By the mid-1990s, computer algebra and sparse resultant techniques were the most advanced tools for formulating and solving increasingly complex arrays of polynomials obtained in the study of mechanisms and robotics systems (11,12). In 1996, Husty used computer algebra to reduce eight quadratic equations in eight soma coordinates that locate the end-effector of a general six-legged Stewart platform to a degree 40 polynomial (13), which allowed the calculation of the 40 configurations of the system.
Computers
In 1959, Freudenstein and Sandor (14) used the newly developed digital computer and the loop equations of a linkage to determine its dimensions, initiating the computer-aided design of mechanisms. Within 2 decades, the computer solution of the equations introduced by Denavit and Hartenberg was integral to the analysis of complex machine systems (15,16) and the control of robot manipulators (17).
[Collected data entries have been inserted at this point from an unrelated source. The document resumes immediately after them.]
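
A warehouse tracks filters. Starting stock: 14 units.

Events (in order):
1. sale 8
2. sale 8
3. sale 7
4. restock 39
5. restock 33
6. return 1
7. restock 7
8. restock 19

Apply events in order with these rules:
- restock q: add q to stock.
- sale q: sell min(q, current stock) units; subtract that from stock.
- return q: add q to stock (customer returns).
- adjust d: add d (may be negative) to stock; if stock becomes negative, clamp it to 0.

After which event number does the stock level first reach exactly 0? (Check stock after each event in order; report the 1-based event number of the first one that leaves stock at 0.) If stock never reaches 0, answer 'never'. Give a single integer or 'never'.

Answer: 2

Derivation:
Processing events:
Start: stock = 14
  Event 1 (sale 8): sell min(8,14)=8. stock: 14 - 8 = 6. total_sold = 8
  Event 2 (sale 8): sell min(8,6)=6. stock: 6 - 6 = 0. total_sold = 14
  Event 3 (sale 7): sell min(7,0)=0. stock: 0 - 0 = 0. total_sold = 14
  Event 4 (restock 39): 0 + 39 = 39
  Event 5 (restock 33): 39 + 33 = 72
  Event 6 (return 1): 72 + 1 = 73
  Event 7 (restock 7): 73 + 7 = 80
  Event 8 (restock 19): 80 + 19 = 99
Final: stock = 99, total_sold = 14

First zero at event 2.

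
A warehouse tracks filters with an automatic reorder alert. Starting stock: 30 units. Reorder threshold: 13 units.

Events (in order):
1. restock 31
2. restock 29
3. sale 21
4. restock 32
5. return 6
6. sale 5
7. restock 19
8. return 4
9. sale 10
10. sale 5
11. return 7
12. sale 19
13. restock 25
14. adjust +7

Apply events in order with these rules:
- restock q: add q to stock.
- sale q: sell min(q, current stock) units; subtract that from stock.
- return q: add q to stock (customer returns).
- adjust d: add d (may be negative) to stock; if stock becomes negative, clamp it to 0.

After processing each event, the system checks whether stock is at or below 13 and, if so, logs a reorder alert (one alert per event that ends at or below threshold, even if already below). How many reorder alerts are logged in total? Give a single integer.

Answer: 0

Derivation:
Processing events:
Start: stock = 30
  Event 1 (restock 31): 30 + 31 = 61
  Event 2 (restock 29): 61 + 29 = 90
  Event 3 (sale 21): sell min(21,90)=21. stock: 90 - 21 = 69. total_sold = 21
  Event 4 (restock 32): 69 + 32 = 101
  Event 5 (return 6): 101 + 6 = 107
  Event 6 (sale 5): sell min(5,107)=5. stock: 107 - 5 = 102. total_sold = 26
  Event 7 (restock 19): 102 + 19 = 121
  Event 8 (return 4): 121 + 4 = 125
  Event 9 (sale 10): sell min(10,125)=10. stock: 125 - 10 = 115. total_sold = 36
  Event 10 (sale 5): sell min(5,115)=5. stock: 115 - 5 = 110. total_sold = 41
  Event 11 (return 7): 110 + 7 = 117
  Event 12 (sale 19): sell min(19,117)=19. stock: 117 - 19 = 98. total_sold = 60
  Event 13 (restock 25): 98 + 25 = 123
  Event 14 (adjust +7): 123 + 7 = 130
Final: stock = 130, total_sold = 60

Checking against threshold 13:
  After event 1: stock=61 > 13
  After event 2: stock=90 > 13
  After event 3: stock=69 > 13
  After event 4: stock=101 > 13
  After event 5: stock=107 > 13
  After event 6: stock=102 > 13
  After event 7: stock=121 > 13
  After event 8: stock=125 > 13
  After event 9: stock=115 > 13
  After event 10: stock=110 > 13
  After event 11: stock=117 > 13
  After event 12: stock=98 > 13
  After event 13: stock=123 > 13
  After event 14: stock=130 > 13
Alert events: []. Count = 0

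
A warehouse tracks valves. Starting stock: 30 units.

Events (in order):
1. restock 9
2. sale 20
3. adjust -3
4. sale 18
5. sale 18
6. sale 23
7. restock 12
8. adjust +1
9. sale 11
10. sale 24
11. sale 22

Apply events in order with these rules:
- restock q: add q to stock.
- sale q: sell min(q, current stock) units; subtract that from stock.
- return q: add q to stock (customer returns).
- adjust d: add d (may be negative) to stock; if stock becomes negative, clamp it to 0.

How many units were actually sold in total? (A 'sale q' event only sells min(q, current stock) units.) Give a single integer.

Answer: 49

Derivation:
Processing events:
Start: stock = 30
  Event 1 (restock 9): 30 + 9 = 39
  Event 2 (sale 20): sell min(20,39)=20. stock: 39 - 20 = 19. total_sold = 20
  Event 3 (adjust -3): 19 + -3 = 16
  Event 4 (sale 18): sell min(18,16)=16. stock: 16 - 16 = 0. total_sold = 36
  Event 5 (sale 18): sell min(18,0)=0. stock: 0 - 0 = 0. total_sold = 36
  Event 6 (sale 23): sell min(23,0)=0. stock: 0 - 0 = 0. total_sold = 36
  Event 7 (restock 12): 0 + 12 = 12
  Event 8 (adjust +1): 12 + 1 = 13
  Event 9 (sale 11): sell min(11,13)=11. stock: 13 - 11 = 2. total_sold = 47
  Event 10 (sale 24): sell min(24,2)=2. stock: 2 - 2 = 0. total_sold = 49
  Event 11 (sale 22): sell min(22,0)=0. stock: 0 - 0 = 0. total_sold = 49
Final: stock = 0, total_sold = 49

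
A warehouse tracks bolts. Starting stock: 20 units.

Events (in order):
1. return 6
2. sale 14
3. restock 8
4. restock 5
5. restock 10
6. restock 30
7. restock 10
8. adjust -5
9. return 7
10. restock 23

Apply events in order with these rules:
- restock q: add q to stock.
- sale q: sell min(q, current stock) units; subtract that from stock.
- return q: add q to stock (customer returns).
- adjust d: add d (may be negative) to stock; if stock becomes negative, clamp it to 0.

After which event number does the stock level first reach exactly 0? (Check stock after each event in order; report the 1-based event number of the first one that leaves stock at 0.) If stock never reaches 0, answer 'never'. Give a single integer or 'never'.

Answer: never

Derivation:
Processing events:
Start: stock = 20
  Event 1 (return 6): 20 + 6 = 26
  Event 2 (sale 14): sell min(14,26)=14. stock: 26 - 14 = 12. total_sold = 14
  Event 3 (restock 8): 12 + 8 = 20
  Event 4 (restock 5): 20 + 5 = 25
  Event 5 (restock 10): 25 + 10 = 35
  Event 6 (restock 30): 35 + 30 = 65
  Event 7 (restock 10): 65 + 10 = 75
  Event 8 (adjust -5): 75 + -5 = 70
  Event 9 (return 7): 70 + 7 = 77
  Event 10 (restock 23): 77 + 23 = 100
Final: stock = 100, total_sold = 14

Stock never reaches 0.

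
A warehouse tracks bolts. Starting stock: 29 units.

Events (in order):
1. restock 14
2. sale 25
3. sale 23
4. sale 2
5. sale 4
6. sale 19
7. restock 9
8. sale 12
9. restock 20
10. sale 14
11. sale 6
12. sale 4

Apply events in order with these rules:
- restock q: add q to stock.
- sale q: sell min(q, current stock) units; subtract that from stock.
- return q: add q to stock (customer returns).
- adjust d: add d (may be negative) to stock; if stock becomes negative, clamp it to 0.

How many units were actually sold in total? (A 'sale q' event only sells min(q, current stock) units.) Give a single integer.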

Kaufman et al. (18,19) combined the computer’s ability to rapidly compute the roots of polynomial equations with a graphical display to unite Freudenstein’s techniques with the geometrical methods of Reuleaux and Burmester to form KINSYN, an interactive computer graphics system for mechanism design (Fig. 2). This was followed by the LINCAGES system of Erdman et al. (20,21) and the RECSYN system of Chuang et al. (22), which combined sophisticated computer graphics and polynomial solvers to implement Burmester’s strategy for linkage synthesis. Computerized linkage synthesis was extended to spherical linkages (23,24) and spatial linkages (25) by the turn of the 21st century.
The pursuit of solutions to the design equations for the particularly challenging problem of finding a four-bar linkage that traces a curve through nine specified points led Freudenstein and Roth (26 27) to develop a unique solution strategy, now called numerical continuation. They started with a set of polynomials with a known solution, which was then deformed slightly, and the solution was updated numerically. Iterating this “parameter-perturbation procedure,” they obtained a sequence of polynomials and solutions that converged to the target polynomials and the desired solution. While this yielded the first solutions to the nine-point problem, their heuristic deformation procedure could not find all of the solutions.
By the 1980s, theoretical advances in numerical continuation yielded algorithms that could reliably and efficiently find all solutions to small sets of polynomial equations (28,29). Tsai and Morgan (30) applied the polynomial continuation routine SYMPOL to the eight quadratic polynomials of the inverse kinematics problem for a general manipulator and obtained 16 roots in 4 min. In the early 1990s, Wampler and Morgan (31) revisited Freudenstein and Roth’s nine-point synthesis problem to obtain 1442 solutions, demonstrating that polynomial continuation algorithms had come of age.
A few years later, Raghavan and Roth (32,33) included polynomial continuation with resultant elimination among the strategies to obtain complete solutions to kinematics problems. In fact, Raghavan (34) used polynomial continuation to obtain 40 configurations for the general Stewart platform, anticipating Husty’s degree 40 polynomial.
Conclusion
The goal of this survey is to show that in the past century, our ability to analyze and design mechanisms and robotic systems of increasing complexity has depended on our ability to derive and solve the associated increasingly complex polynomial systems. From this, we can expect that advances in computer algebra and numerical continuation for the derivation and solution of the even more complex polynomial systems will advance research in mechanisms and robotics.